António Costa para se defender, na trincheira em que ele próprio se fechou, respondeu a Catarina Martins acusando-a e ao Bloco de Esquerda de não defender a autonomia da mulher, no caso da secretária de estado da Agricultura. O marido é que está acusado e a mulher não tem nada a ver com isso! E o Bloco devia respeitar este princípio!
Será?
A lei vigente prevê, e bem, que qualquer titular de cargo político ou cargo público indique na declaração de rendimentos e de interesses o nome do cônjuge (marido ou mulher) ou daquele ou daquela com quem vive em união de facto. A declaração de rendimentos pede ainda a indicação das contas bancárias. Não será por acaso que estas normas existem. Não será por acaso que tem de se garantir que a lei não é “fintada” transferindo valores indevidos para familiares. Não será preciso relembrar aqui quão vulgar este expediente foi.
António Costa enxovalhou valores da ética republicana e fá-lo com uma displicência incrível. Ninguém diz que a secretária de estado agora nomeada cometeu este ou aquele crime, a boa prática diz, tendo em conta a situação do seu marido, que não pode estar no governo. E não porque não é autónoma, na situação inversa seria a mesma coisa, mas porque como membro do governo tem de estar numa posição equidistante de qualquer suspeita. Não será acusada por comparação com o marido, mas o interesse público, o serviço público impõe que ela se afaste.
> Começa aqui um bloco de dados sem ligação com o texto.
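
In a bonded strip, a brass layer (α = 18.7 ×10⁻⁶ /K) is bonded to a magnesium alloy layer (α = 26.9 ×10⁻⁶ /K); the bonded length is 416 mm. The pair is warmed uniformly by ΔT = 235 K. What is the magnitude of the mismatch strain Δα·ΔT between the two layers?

Δα = |18.7 − 26.9|×10⁻⁶/K = 8.20×10⁻⁶/K.
Mismatch strain = Δα·ΔT = 8.20×10⁻⁶ × 235.0 = 1.93×10⁻³.

1.93×10⁻³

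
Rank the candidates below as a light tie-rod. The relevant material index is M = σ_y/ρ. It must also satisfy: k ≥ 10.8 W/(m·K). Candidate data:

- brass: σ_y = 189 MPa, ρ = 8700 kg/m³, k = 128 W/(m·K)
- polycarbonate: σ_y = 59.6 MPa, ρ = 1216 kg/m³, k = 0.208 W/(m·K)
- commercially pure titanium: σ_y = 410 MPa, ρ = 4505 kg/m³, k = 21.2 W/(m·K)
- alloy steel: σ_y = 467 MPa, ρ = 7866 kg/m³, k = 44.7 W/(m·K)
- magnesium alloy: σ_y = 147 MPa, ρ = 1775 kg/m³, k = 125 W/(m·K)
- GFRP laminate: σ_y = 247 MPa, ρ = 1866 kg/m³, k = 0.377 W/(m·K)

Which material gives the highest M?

commercially pure titanium

Screen on constraints: k ≥ 10.8 W/(m·K). Survivors: brass, commercially pure titanium, alloy steel, magnesium alloy.
Computing M directly (units already consistent):
  commercially pure titanium: M = 91.0 kN·m/kg
  magnesium alloy: M = 82.8 kN·m/kg
  alloy steel: M = 59.4 kN·m/kg
  brass: M = 21.7 kN·m/kg
The maximum is for commercially pure titanium.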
Pensei que António Costa sabia disto, tanta vez evoca os seus pergaminhos como jurista, mas pelos vistos já esqueceu.
A ética e os seus princípios servem para defender a Democracia e como muito bem disse Catarina Martins, as obrigações dos eleitos/as não se limitam ao que é crime ou não é crime, vão para além disso. Não pode haver dúvidas sobre o comportamento de quem exerce cargos públicos. Esta é condição essencial para defender a Democracia.
Irrita assistir a esta situação. Mas ainda me irrita mais ver o aproveitamento de causas tão nobres como os Direitos das Mulheres serem usados como argumento para justificar o que não tem justificação. Esteve mal o Primeiro-Ministro.